La mobilisation s'est accélérée ces derniers jours, parallèlement au développement de l'épidémie qui accroît chaque jour le risque d'avoir un cas importé de la maladie en France. Les Etats-Unis viennent pour leur part de rapatrier un médecin et une missionnaire infectés.
Une transmission "facile" par contact
Bien que la probabilité pour la France ne soit "pas très élevée", le Pr Bouvet souligne que la transmission est "facile" par contact avec les liquides biologiques du malade et plus particulièrement le sang, l'urine et les vomissements. Elle ne "nécessite pas un contact prolongé", ajoute-t-elle. La peau, les cheveux, les ongles et les muqueuses sont les organes risquant le plus d'être contaminés et des affiches résument les mesures de protection : charlotte sur les cheveux, masque sur la bouche, lunettes de protection, double paire de gants à usage unique, casaque couvrant tout le corps et sur-chaussures.
Les consignes prévoient également que l'habillage et le déshabillage soient faits à deux dans des sas situés de chaque côté de la chambre.

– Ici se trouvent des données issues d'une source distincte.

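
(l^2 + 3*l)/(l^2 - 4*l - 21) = l/(l - 7)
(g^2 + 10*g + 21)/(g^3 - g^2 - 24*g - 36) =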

Le matériel utilisé est placé dans des sacs destinés à être incinérés et les prélèvements récupérés directement dans de petits monte-charges pour réduire les manipulations.
Les portes s'ouvrent sans contact : il suffit d'approcher la main d'un capteur optique.Les chambres d'isolement sont de surcroît à pression négative (la pression est inférieure à celle existant dans le sas ou dans le couloir), une caractéristique très utile dans les maladies à transmission respiratoire comme la grippe, le SRAS (syndrome respiratoire aigu sévère) ou la tuberculose multirésistante.
Bien qu'il y ait très peu de transmission respiratoire du virus Ebola, la pression négative peut s'avérer utile. "Si un patient vomit, rien ne va voler à l'extérieur de la pièce", souligne le Pr Bouvet.
Mais pour l'instant, le SMIT n'a pas encore eu à traiter de cas avéré ou fortement suspect d'Ebola. "Il y a deux ou trois mois, nous avons vu trois ou quatre cas suspects dans le service mais Ebola a rapidement été exclu", précise le médecin. La définition d'un cas suspect est actuellement très large : il suffit, selon l'Institut de veille sanitaire (InVS), qu'une personne présente une fièvre supérieure ou égale à 38°5 dans un délai de 21 jours après son retour d'une zone à risque.
La gestion des cas suspects a été confiée au Centre 15, qui en accord avec d'autres structures sanitaires, décide ou non de les confier à l'un des établissements de référence existant à Paris mais aussi en régions. Si le patient a été exposé à un risque avéré ou s'il présente une forme clinique
grave compatible avec la fièvre Ebola, il devient un cas "possible". Un prélèvement sanguin est alors réalisé par l'hôpital et envoyé à un laboratoire de référence à Lyon, avec un résultat "en principe disponible dans les 12 heures", selon le Pr Bouvet.